D’après ce qui vient d’être dit, je crois pouvoir conclure avec raison qu’on ne sauroit ouvrir de trop larges sillons, leur donner la plus grande surface, afin de leur faciliter la plus forte absorption possible des influences météoriques, par conséquent que les hersages sur chaque labours, sont aussi nuisibles que les trop fréquens labours.

J’ai insisté sur ces objets, parce que cette préjudiciable coutume existe dans plusieurs de nos provinces, & qu’elle est conseillée par plusieurs auteurs qui parlent agriculture du fond de leur cabinet, & qui n’ont jamais suivi la marche de la nature. Ils ont poussé encore plus loin la singularité, puisqu’ils ont été jusqu’à dire que herser fréquemment tenoit lieu de labours.

Si les mottes de terre sont un obstacle au labourage, rien n’empêche de herser à une ou à plusieurs reprises, au moment & avant de labourer ; dans ce cas l’opération est bien vue, & elle est très-utile. Mais elle suppose qu’on se servira de herses fortes, pesantes, ou rendues telles par l’addition de quelque poids, sans quoi la herse légère voltigerait sur les mottes & ne les écraseroit pas. Herser avant de labourer réunit encore l’avantage d’arracher & d’entraîner à l’extrémité du champ une infinité de mauvaises herbes qui embarrasseroient la marche de la charrue.

Lorsqu’on a semé ou pendant qu’on sème le blé, s’il survient une pluie capable d’imbiber la terre, on doit attendre, pour passer la herse, que le sol soit ressuyé, & préférer de voir quelque grains de blé enlevés par les oiseaux ou par les fourmis, plutôt que de serrer & pétrir cette terre sans bien recouvrir le grain.

Après les gelées d’hiver, c’est le cas de herser les blés, ou plutôt d’y faire passer le rouleau. L’effet des gelées est de faire occuper un espace plus grand à la terre humectée, une plus grande surface, un plus grand diamètre que ceux qu’elle avoit auparavant. La gelée en soulève les molécules au moyen de l’eau glacée. Plus la terre sera humectée à cette époque, & plus le collet des racines du blé sera déterré ; alors le rouleau affaisse la terre & chausse les racines, mais il ne faut pas opérer lorsque la terre est encore trop humide ; on en sent assez les raisons sans les détailler.

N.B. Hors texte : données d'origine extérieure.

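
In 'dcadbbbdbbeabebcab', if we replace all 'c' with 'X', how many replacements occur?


re.sub('c', 'X', text) replaces every occurrence of 'c' with 'X'.
Text: 'dcadbbbdbbeabebcab'
Scanning for 'c':
  pos 1: 'c' -> replacement #1
  pos 15: 'c' -> replacement #2
Total replacements: 2

2


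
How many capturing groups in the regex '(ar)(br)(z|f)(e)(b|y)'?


To count capturing groups, count each '(' that starts a group.
Pattern: '(ar)(br)(z|f)(e)(b|y)'
Walking through the pattern:
  Position 0: '(' -> group #1
  Position 4: '(' -> group #2
  Position 8: '(' -> group #3
  Position 13: '(' -> group #4
  Position 16: '(' -> group #5
Total capturing groups: 5

5


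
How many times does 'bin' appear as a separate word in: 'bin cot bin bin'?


Scanning each word for exact match 'bin':
  Word 1: 'bin' -> MATCH
  Word 2: 'cot' -> no
  Word 3: 'bin' -> MATCH
  Word 4: 'bin' -> MATCH
Total matches: 3

3


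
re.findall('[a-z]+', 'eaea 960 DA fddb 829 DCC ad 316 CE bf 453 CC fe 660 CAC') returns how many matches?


Pattern '[a-z]+' finds one or more lowercase letters.
Text: 'eaea 960 DA fddb 829 DCC ad 316 CE bf 453 CC fe 660 CAC'
Scanning for matches:
  Match 1: 'eaea'
  Match 2: 'fddb'
  Match 3: 'ad'
  Match 4: 'bf'
  Match 5: 'fe'
Total matches: 5

5


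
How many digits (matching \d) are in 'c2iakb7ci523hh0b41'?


\d matches any digit 0-9.
Scanning 'c2iakb7ci523hh0b41':
  pos 1: '2' -> DIGIT
  pos 6: '7' -> DIGIT
  pos 9: '5' -> DIGIT
  pos 10: '2' -> DIGIT
  pos 11: '3' -> DIGIT
  pos 14: '0' -> DIGIT
  pos 16: '4' -> DIGIT
  pos 17: '1' -> DIGIT
Digits found: ['2', '7', '5', '2', '3', '0', '4', '1']
Total: 8

8


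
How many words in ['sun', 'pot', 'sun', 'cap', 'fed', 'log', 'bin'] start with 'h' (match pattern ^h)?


Pattern ^h anchors to start of word. Check which words begin with 'h':
  'sun' -> no
  'pot' -> no
  'sun' -> no
  'cap' -> no
  'fed' -> no
  'log' -> no
  'bin' -> no
Matching words: []
Count: 0

0


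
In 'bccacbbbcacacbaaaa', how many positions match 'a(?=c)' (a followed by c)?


Lookahead 'a(?=c)' matches 'a' only when followed by 'c'.
String: 'bccacbbbcacacbaaaa'
Checking each position where char is 'a':
  pos 3: 'a' -> MATCH (next='c')
  pos 9: 'a' -> MATCH (next='c')
  pos 11: 'a' -> MATCH (next='c')
  pos 14: 'a' -> no (next='a')
  pos 15: 'a' -> no (next='a')
  pos 16: 'a' -> no (next='a')
Matching positions: [3, 9, 11]
Count: 3

3


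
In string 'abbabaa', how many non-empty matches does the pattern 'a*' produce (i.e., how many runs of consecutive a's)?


Pattern 'a*' matches zero or more a's. We want non-empty runs of consecutive a's.
String: 'abbabaa'
Walking through the string to find runs of a's:
  Run 1: positions 0-0 -> 'a'
  Run 2: positions 3-3 -> 'a'
  Run 3: positions 5-6 -> 'aa'
Non-empty runs found: ['a', 'a', 'aa']
Count: 3

3


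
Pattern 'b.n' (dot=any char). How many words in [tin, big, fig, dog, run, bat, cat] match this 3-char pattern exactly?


Pattern 'b.n' means: starts with 'b', any single char, ends with 'n'.
Checking each word (must be exactly 3 chars):
  'tin' (len=3): no
  'big' (len=3): no
  'fig' (len=3): no
  'dog' (len=3): no
  'run' (len=3): no
  'bat' (len=3): no
  'cat' (len=3): no
Matching words: []
Total: 0

0


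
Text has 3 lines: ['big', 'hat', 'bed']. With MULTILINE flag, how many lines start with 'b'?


With MULTILINE flag, ^ matches the start of each line.
Lines: ['big', 'hat', 'bed']
Checking which lines start with 'b':
  Line 1: 'big' -> MATCH
  Line 2: 'hat' -> no
  Line 3: 'bed' -> MATCH
Matching lines: ['big', 'bed']
Count: 2

2


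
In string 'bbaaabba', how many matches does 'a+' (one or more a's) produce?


Pattern 'a+' matches one or more consecutive a's.
String: 'bbaaabba'
Scanning for runs of a:
  Match 1: 'aaa' (length 3)
  Match 2: 'a' (length 1)
Total matches: 2

2


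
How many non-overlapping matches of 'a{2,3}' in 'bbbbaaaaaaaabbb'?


Pattern 'a{2,3}' matches between 2 and 3 consecutive a's (greedy).
String: 'bbbbaaaaaaaabbb'
Finding runs of a's and applying greedy matching:
  Run at pos 4: 'aaaaaaaa' (length 8)
Matches: ['aaa', 'aaa', 'aa']
Count: 3

3


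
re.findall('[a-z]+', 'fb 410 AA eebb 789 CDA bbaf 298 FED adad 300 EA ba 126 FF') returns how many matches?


Pattern '[a-z]+' finds one or more lowercase letters.
Text: 'fb 410 AA eebb 789 CDA bbaf 298 FED adad 300 EA ba 126 FF'
Scanning for matches:
  Match 1: 'fb'
  Match 2: 'eebb'
  Match 3: 'bbaf'
  Match 4: 'adad'
  Match 5: 'ba'
Total matches: 5

5


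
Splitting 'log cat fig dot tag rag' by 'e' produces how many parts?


Splitting by 'e' breaks the string at each occurrence of the separator.
Text: 'log cat fig dot tag rag'
Parts after split:
  Part 1: 'log cat fig dot tag rag'
Total parts: 1

1


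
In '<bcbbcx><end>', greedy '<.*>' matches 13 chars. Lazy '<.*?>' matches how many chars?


Greedy '<.*>' tries to match as MUCH as possible.
Lazy '<.*?>' tries to match as LITTLE as possible.

String: '<bcbbcx><end>'
Greedy '<.*>' starts at first '<' and extends to the LAST '>': '<bcbbcx><end>' (13 chars)
Lazy '<.*?>' starts at first '<' and stops at the FIRST '>': '<bcbbcx>' (8 chars)

8


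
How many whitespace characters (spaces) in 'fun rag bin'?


\s matches whitespace characters (spaces, tabs, etc.).
Text: 'fun rag bin'
This text has 3 words separated by spaces.
Number of spaces = number of words - 1 = 3 - 1 = 2

2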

Quelquefois, malgré les plus grands soins, la herse ne peut briser ces grosses mottes durcies par la sécheresse ; si la herse les enterre dans les sillons, le grain qui se trouvera dessous ne pourra germer, ou bien s’il germe, il lui sera impossible de vaincre l’obstacle qu’il rencontre, & il périra. La prudence exige dans ce cas, qu’avant de semer le champ on y fasse passer des femmes armées de maillets de bois, à long manches, & capables de briser ces mottes ; on sèmera, on hersera ensuite, & s’il le faut, les femmes recommenceront l’opération du maillet. Cette précaution est souvent de rigueur dans les provinces méridionales où on se hâte de profiter des pluies casuelles de l’été pour labourer.